This year’s Venice Film Festival, the 68th, features the Lido’s most impressive line-up in years. As every end of summer,Venice is a useful indicator of which films, especially European ones, may go on to become awards contenders... but that's a different story. This story is about an important cinematic anniversary, the anniversary of a famous film that opened for the first time ever on August 31, in 1961 at the Venice Film Festival itself. It literally shocked the critics who strongly criticized it and discouraged its release.
Fifty years ago, Pier Paolo Pasolini debuted at the directing chair with his first and most striking film: Accattone. Shot during the spring and the beginning of the summer of 1961, the film was not in competition, and had not been rated at the time of screening, so all scenes, especially the ones later considered obscene by the critics, shocked the viewers. Pasolini’s choice of topics was scandalous, as was his blurring of the lines between the sacred and the profane.

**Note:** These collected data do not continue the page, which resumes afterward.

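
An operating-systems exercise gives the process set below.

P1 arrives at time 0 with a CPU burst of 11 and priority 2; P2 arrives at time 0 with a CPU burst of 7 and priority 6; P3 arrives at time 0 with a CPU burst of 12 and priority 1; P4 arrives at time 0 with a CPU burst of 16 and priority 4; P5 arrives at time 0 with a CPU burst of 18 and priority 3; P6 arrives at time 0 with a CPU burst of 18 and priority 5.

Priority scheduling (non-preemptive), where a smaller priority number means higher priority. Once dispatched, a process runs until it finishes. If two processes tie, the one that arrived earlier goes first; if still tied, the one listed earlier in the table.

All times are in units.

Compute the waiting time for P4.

41

Timeline: | P3 0-12 | P1 12-23 | P5 23-41 | P4 41-57 | P6 57-75 | P2 75-82 |
Completion: P1=23  P2=82  P3=12  P4=57  P5=41  P6=75
Turnaround (C−A): P1=23  P2=82  P3=12  P4=57  P5=41  P6=75
Waiting(P4) = turnaround − burst = 57 − 16 = 41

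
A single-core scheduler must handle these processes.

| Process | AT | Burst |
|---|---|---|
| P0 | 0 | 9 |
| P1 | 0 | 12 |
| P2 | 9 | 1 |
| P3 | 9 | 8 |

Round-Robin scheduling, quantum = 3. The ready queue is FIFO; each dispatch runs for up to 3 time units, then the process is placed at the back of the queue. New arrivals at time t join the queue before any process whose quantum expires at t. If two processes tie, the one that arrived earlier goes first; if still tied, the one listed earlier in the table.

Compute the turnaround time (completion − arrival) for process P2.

4

Gantt: | P0 0-3 | P1 3-6 | P0 6-9 | P1 9-12 | P2 12-13 | P3 13-16 | P0 16-19 | P1 19-22 | P3 22-25 | P1 25-28 | P3 28-30 |
Completion: P0=19  P1=28  P2=13  P3=30
Turnaround (C−A): P0=19  P1=28  P2=4  P3=21
Turnaround(P2) = completion − arrival = 13 − 9 = 4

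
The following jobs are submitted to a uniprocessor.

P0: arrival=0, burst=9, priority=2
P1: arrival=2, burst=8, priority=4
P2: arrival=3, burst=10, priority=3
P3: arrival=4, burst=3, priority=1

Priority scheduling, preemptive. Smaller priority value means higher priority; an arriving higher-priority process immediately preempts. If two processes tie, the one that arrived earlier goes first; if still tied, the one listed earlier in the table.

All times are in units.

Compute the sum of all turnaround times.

Timeline: | P0 0-4 | P3 4-7 | P0 7-12 | P2 12-22 | P1 22-30 |
Completion: P0=12  P1=30  P2=22  P3=7
Turnaround = completion − arrival: P0=12, P1=28, P2=19, P3=3
Total turnaround = 12 + 28 + 19 + 3 = 62

62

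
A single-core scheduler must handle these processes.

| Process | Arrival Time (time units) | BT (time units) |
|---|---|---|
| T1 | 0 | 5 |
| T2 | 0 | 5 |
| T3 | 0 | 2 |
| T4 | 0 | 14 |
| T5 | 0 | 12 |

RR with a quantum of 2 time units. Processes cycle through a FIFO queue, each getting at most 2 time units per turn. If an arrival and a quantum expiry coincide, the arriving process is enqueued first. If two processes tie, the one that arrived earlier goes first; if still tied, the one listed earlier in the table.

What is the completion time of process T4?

38

Timeline: | T1 0-2 | T2 2-4 | T3 4-6 | T4 6-8 | T5 8-10 | T1 10-12 | T2 12-14 | T4 14-16 | T5 16-18 | T1 18-19 | T2 19-20 | T4 20-22 | T5 22-24 | T4 24-26 | T5 26-28 | T4 28-30 | T5 30-32 | T4 32-34 | T5 34-36 | T4 36-38 |
Completion: T1=19  T2=20  T3=6  T4=38  T5=36
Turnaround (C−A): T1=19  T2=20  T3=6  T4=38  T5=36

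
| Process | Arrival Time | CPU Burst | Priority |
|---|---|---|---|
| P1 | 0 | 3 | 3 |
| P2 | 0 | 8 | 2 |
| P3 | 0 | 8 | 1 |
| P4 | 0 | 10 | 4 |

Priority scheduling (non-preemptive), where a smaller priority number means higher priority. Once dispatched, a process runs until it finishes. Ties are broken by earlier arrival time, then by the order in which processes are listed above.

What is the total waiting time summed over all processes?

Schedule: | P3 0-8 | P2 8-16 | P1 16-19 | P4 19-29 |
Completion: P1=19  P2=16  P3=8  P4=29
Waiting = turnaround − burst: P1=16, P2=8, P3=0, P4=19
Total waiting = 16 + 8 + 0 + 19 = 43

43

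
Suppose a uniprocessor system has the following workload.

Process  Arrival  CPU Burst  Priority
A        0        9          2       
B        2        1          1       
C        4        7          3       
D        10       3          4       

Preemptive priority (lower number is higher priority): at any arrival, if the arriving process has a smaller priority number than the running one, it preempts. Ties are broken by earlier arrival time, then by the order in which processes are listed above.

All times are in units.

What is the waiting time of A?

1

Schedule: | A 0-2 | B 2-3 | A 3-10 | C 10-17 | D 17-20 |
Completion: A=10  B=3  C=17  D=20
Turnaround (C−A): A=10  B=1  C=13  D=10
Waiting(A) = turnaround − burst = 10 − 9 = 1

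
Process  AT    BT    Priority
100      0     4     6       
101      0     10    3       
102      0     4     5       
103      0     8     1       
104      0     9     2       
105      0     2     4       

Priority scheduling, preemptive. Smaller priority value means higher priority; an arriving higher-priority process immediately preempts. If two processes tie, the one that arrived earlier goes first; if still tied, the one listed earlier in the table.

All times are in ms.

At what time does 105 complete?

Gantt: | 103 0-8 | 104 8-17 | 101 17-27 | 105 27-29 | 102 29-33 | 100 33-37 |
Completion: 100=37  101=27  102=33  103=8  104=17  105=29

29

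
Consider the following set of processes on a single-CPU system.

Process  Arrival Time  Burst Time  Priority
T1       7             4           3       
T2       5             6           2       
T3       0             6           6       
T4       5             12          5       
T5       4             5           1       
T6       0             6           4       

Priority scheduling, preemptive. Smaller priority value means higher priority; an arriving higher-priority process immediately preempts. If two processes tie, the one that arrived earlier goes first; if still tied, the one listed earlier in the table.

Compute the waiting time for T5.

0

Schedule: | T6 0-4 | T5 4-9 | T2 9-15 | T1 15-19 | T6 19-21 | T4 21-33 | T3 33-39 |
Completion: T1=19  T2=15  T3=39  T4=33  T5=9  T6=21
Waiting(T5) = turnaround − burst = 5 − 5 = 0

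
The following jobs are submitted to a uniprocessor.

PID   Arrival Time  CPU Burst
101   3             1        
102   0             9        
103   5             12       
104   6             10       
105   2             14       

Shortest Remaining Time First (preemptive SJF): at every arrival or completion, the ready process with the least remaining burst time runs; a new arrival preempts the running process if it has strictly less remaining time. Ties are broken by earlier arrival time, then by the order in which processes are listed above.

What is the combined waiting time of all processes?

50

Schedule: | 102 0-3 | 101 3-4 | 102 4-10 | 104 10-20 | 103 20-32 | 105 32-46 |
Completion: 101=4  102=10  103=32  104=20  105=46
Waiting = turnaround − burst: 101=0, 102=1, 103=15, 104=4, 105=30
Total waiting = 0 + 1 + 15 + 4 + 30 = 50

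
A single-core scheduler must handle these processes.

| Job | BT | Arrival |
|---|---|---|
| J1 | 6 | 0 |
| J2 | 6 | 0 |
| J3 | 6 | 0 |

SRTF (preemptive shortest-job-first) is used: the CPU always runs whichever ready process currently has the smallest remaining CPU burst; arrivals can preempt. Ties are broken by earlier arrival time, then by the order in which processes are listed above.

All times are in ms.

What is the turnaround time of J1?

6

Schedule: | J1 0-6 | J2 6-12 | J3 12-18 |
Completion: J1=6  J2=12  J3=18
Turnaround(J1) = completion − arrival = 6 − 0 = 6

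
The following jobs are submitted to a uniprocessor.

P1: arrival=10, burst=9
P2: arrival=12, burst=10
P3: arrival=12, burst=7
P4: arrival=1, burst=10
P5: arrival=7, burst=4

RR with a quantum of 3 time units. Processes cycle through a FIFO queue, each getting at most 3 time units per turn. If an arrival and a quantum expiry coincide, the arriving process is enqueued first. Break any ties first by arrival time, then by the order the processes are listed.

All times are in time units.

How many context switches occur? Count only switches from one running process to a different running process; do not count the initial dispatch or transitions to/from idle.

Gantt: | idle 0-1 | P4 1-7 | P5 7-10 | P4 10-13 | P1 13-16 | P5 16-17 | P2 17-20 | P3 20-23 | P4 23-24 | P1 24-27 | P2 27-30 | P3 30-33 | P1 33-36 | P2 36-39 | P3 39-40 | P2 40-41 |
Completion: P1=36  P2=41  P3=40  P4=24  P5=17
Turnaround (C−A): P1=26  P2=29  P3=28  P4=23  P5=10

14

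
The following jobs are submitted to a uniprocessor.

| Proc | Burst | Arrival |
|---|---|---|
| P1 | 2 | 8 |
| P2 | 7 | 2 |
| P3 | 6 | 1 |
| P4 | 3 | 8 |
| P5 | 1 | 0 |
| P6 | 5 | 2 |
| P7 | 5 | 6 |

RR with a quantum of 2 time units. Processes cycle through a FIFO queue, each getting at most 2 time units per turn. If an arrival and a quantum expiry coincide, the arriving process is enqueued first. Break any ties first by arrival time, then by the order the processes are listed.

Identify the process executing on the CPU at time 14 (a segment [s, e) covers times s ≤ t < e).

Gantt: | P5 0-1 | P3 1-3 | P2 3-5 | P6 5-7 | P3 7-9 | P2 9-11 | P7 11-13 | P6 13-15 | P1 15-17 | P4 17-19 | P3 19-21 | P2 21-23 | P7 23-25 | P6 25-26 | P4 26-27 | P2 27-28 | P7 28-29 |
Completion: P1=17  P2=28  P3=21  P4=27  P5=1  P6=26  P7=29

P6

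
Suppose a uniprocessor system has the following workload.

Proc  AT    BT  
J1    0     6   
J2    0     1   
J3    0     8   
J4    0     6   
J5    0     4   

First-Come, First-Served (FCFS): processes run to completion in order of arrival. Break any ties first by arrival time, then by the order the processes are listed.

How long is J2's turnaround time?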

With a young Bertolucci as his assistant director, the director introduced something new. His film brought together cinema and an Italian social class that up to that moment had been totally unexplored, the underclass. The portrayal of the summer of a borgataro (street thug) Vittorio Cataldi (known as Accattone), starring the new comer Franco Citti, was made of swims in the Tevere, street fights, drinking binges and the search of a prostitute. This portrayal was not consistent with the neo-realist substrate it was inspired from. The choice of using non professional actors expressed Pasolini's choice that nobody could inhabit his characters better than the people who really lived in those streets featured in his stories, who lived the same situations, who were considered the low of the lowest of society. Although Pasolini tried to distance himself from neo-realism, the film is considered to be a kind of second neo-realism, with one critic believing it “may be the grimmest movie' he'd ever seen.
Accattone's story is representative of life in the city's outskirts, where people do not live but they fight to survive as days go by. When Accattone's protegee (aka prostitute), Maddalena, is arrested, he is basically jobless and so he tries to go back to his wife Ascenza, so she can support him, but she sends him away. He then meets a young ingenue, Stella, and falls in love. The meeting seems to have a positive effect on him, he tries to change and even look for a regular job. But he quits on his very first day because of a nightmare where he saw his own funeral in a devastated cemetery, and decides to prostitute Stella. She tries but unsuccessfully as she is too shy and inexperienced. Accattone must find something to support them both. He accepts to collaborate with a guy from the same hood, a thief named Balilla, in some robberies. As they are stealing a bunch of salamis, they are noticed by the Police and a chase ensues. Accattone tries to run away on a motorcycle but he gets hit by a truck and, as he lays dying, he declares an undeniable truth “Ah .. mo' sto bbene” (“Ah... now I feel good”)
The film ends with a religious message, Balilla crossing himself, on the notes of the Saint Matthew Passion by Johann Sebastian Bach. “We are creating a sort of contamination between ugliness, violence, and musical sublimity,” Pasolini himself explained. In Accattone the musical comment is mainly made of music by Bach, but there also are some popular songs.
The Venice Film Festival continues to be unfair to the film. No special screening or event has been organized. Bertolucci, who made his debut at the Festival as Pasolini's assistant director, will be there presenting something else... he will award Marco Bellocchio the Golden Lion for Lifetime Achievement.